On the track the Netherlands’ brilliant Hassan raced to her second gold of the games after an earlier win in the 5,000m. Twenty-four hours earlier, Hassan had taken bronze in the 1,500m final, part of an audacious bid for an Olympic treble.
Hassan was in action on five days of the nine-day schedule of track and field, running more than 61 laps in total on the way to her three-medal haul. “I am just so thankful, and I don’t think I could have done any better than this,” said Hassan. “During the medal ceremony I was thinking: ‘It is over. Now you can sleep!’”
In the 10,000m, Hassan clocked 29min 55.32sec for gold, with Bahrain’s Kalkidan Gezahegne, also born in Ethiopia, claiming silver in 29:56.18. Ethiopian Letesenbet Gidey, after leading for all but two kilometres of the 25-lap race, claimed bronze in 30:01.72. With 150m to go, Hassan swept past Gidey and kicked for home to seal gold.
There was another superb tactical performance in the men’s 1,500m as Norway’s Ingebrigtsen won in an Olympic record of 3:28.32. The 20-year-old added Olympic gold to his European title, easing home after passing long-time leader Timothy Cheruiyot of Kenya, who took silver in 3:29.01. Britain’s John Kerr claimed bronze. “I have been dreaming of this for my whole life,” said Ingebrigtsen. “It feels great.”
In the men’s and women’s 4x400m relays the United States ended what has been a difficult campaign at the Olympic Stadium with a pair of golds. A star-studded US women’s quartet featuring Felix, 400m hurdles gold and silver medallists Sydney McLaughlin and Dalilah Mohamed, along with 800m gold medallist Athing Mu, cruised to victory in 3:16.85, with Poland taking silver and Jamaica bronze.
The win gave the 35-year-old Felix — competing in her fifth and final Games — an 11th Olympic medal, extending her record as the most decorated female track and field Olympian in history. Only legendary Finnish distance runner Paavo Nurmi, with 12 medals, has more.
“I came out at peace, wanting to soak it all in,” said Felix after her final Olympic race. “It was really cool to come together to close out the Olympic games and my Olympic career.”
The US men’s 4x400 team were similarly emphatic winners in their race, with 400m hurdler Rai Benjamin bringing home the gold in 2:55.70, ahead of the Netherlands and Botswana. It was the first and only track gold of the Olympics for the vaunted US men, with several stars failing to live up to their billing in Tokyo.
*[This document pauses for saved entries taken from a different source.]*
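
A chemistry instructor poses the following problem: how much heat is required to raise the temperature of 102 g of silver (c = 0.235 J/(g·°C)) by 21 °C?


q = mcΔT = 102 × 0.235 × 21
= 503.37 J

503.37 J


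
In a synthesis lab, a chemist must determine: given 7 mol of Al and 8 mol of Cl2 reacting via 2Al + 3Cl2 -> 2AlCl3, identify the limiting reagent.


Mole ratio available / coefficient:
  Al: 7/2 = 3.500
  Cl2: 8/3 = 2.667
Smaller ratio is limiting.

Cl2


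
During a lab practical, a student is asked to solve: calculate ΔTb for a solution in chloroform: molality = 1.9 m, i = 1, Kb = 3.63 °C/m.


ΔTb = Kb × m × i
= 3.63 × 1.9 × 1
= 6.897 °C

6.897 °C


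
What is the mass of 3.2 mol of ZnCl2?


M(ZnCl2) = 136.28 g/mol
mass = n × M = 3.2 × 136.28 = 436.10 g

436.10 g


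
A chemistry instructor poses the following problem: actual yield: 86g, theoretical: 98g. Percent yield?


% yield = actual/theoretical × 100
= 86/98 × 100
= 87.76%

87.76%


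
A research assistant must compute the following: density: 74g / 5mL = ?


ρ = mass/volume
= 74/5
= 14.8 g/mL

14.8 g/mL


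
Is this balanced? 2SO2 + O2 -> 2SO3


Equation: 2SO2 + O2 -> 2SO3
Check atoms: O: 6=6, S: 2=2
Balanced

Yes, balanced


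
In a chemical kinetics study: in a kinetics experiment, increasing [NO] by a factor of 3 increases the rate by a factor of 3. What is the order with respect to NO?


rate ∝ [NO]^n
3^n = 3 → n = 1
Order in NO: 1

1


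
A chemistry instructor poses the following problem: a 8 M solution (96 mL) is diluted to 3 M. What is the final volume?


C1V1 = C2V2
8 × 96 = 3 × V2
V2 = 768/3 = 256.0 mL

256.0 mL


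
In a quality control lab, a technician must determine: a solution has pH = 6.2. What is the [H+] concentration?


[H+] = 10^(-pH) = 10^(-6.2)
= 6.31×10^-7 M

6.31×10^-7 M


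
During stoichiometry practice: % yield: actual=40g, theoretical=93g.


% yield = actual/theoretical × 100
= 40/93 × 100
= 43.01%

43.01%


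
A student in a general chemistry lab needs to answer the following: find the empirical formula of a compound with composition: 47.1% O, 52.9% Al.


Assume 100 g sample. Moles of each element:
  O: 47.1/16.0 = 2.944 mol
  Al: 52.9/26.98 = 1.961 mol
Divide by smallest (1.961):
  O: 2.944/1.961 = 1.5
  Al: 1.961/1.961 = 1.0
Multiply all ratios by 2 to obtain whole numbers.
Empirical formula: Al2O3

Al2O3


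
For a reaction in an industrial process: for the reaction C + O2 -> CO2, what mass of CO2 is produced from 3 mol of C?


Mole ratio CO2:C = 1:1
n(CO2) = 3 × 1/1 = 3.000 mol
mass = 3.000 × 44.01 = 132.03 g

132.03 g


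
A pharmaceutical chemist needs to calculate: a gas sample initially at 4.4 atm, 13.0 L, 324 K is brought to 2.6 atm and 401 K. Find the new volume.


P1V1/T1 = P2V2/T2
V2 = P1V1T2/(T1P2)
= 4.4×13.0×401/(324×2.6)
= 27.228 L

27.228 L


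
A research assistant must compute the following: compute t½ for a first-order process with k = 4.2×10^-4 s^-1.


t½ = ln2/k = 0.693147/(4.2×10^-4 s^-1)
= 1650 s

1650 s


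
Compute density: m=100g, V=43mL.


ρ = mass/volume
= 100/43
= 2.326 g/mL

2.326 g/mL


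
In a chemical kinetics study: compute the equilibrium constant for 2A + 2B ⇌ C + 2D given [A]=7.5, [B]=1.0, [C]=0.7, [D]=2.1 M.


Kc = [C][D]^2/([A]^2[B]^2)
= (0.7^1 × 2.1^2)/(7.5^2 × 1.0^2)
= 3.087/56.25
= 0.05488

0.05488


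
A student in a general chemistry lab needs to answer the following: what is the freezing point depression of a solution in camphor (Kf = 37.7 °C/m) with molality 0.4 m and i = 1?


ΔTf = Kf × m × i
= 37.7 × 0.4 × 1
= 15.08 °C

15.08 °C


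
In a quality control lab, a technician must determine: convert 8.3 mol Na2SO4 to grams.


M(Na2SO4) = 142.05 g/mol
mass = n × M = 8.3 × 142.05 = 1179.02 g

1179.02 g


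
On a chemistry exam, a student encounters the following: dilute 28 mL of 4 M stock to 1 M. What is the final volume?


C1V1 = C2V2
4 × 28 = 1 × V2
V2 = 112/1 = 112.0 mL

112.0 mL


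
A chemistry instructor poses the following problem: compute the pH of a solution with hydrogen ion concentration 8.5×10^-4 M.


pH = -log10([H+]) = -log10(8.5×10^-4)
= 4 - log10(8.5)
= 4 - 0.93
= 3.07

3.07


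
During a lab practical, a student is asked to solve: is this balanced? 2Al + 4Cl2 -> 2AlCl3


Equation: 2Al + 4Cl2 -> 2AlCl3
Check atoms: Al: 2=2, Cl: 8≠6
Not balanced

No, not balanced


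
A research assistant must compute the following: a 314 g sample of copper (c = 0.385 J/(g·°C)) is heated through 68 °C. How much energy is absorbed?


q = mcΔT = 314 × 0.385 × 68
= 8220.52 J

8220.52 J


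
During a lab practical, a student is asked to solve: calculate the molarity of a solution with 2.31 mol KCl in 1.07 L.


M = n/V = 2.31/1.07 = 2.159 mol/L

2.159 M


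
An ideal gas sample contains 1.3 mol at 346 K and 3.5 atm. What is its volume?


PV = nRT  (R = 0.08206 L·atm/(mol·K))
V = nRT/P = 1.3×0.08206×346/3.5
= 10.546 L

10.546 L


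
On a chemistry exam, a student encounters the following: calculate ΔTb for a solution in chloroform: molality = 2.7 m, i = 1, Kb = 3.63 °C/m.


ΔTb = Kb × m × i
= 3.63 × 2.7 × 1
= 9.801 °C

9.801 °C


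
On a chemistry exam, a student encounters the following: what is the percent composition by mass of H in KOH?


M(KOH) = 1×39.1 + 1×16.0 + 1×1.008 = 56.108 g/mol
Mass of H = 1 × 1.008 = 1.008 g/mol
% H = 1.008/56.108 × 100 = 1.80%

1.80%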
In the women’s high jump, three-time world champion Mariya Lasitskene finally won her first Olympic title with a best of 2.04m.
The 28-year-old, who was barred from competing in the 2016 Rio Olympics due to Russia’s doping scandal, held off a stiff challenge from Australian Nicola McDermott, who took silver.



The Netherlands’ Sifan Hassan celebrates after winning the 10,000m in Tokyo (Reuters).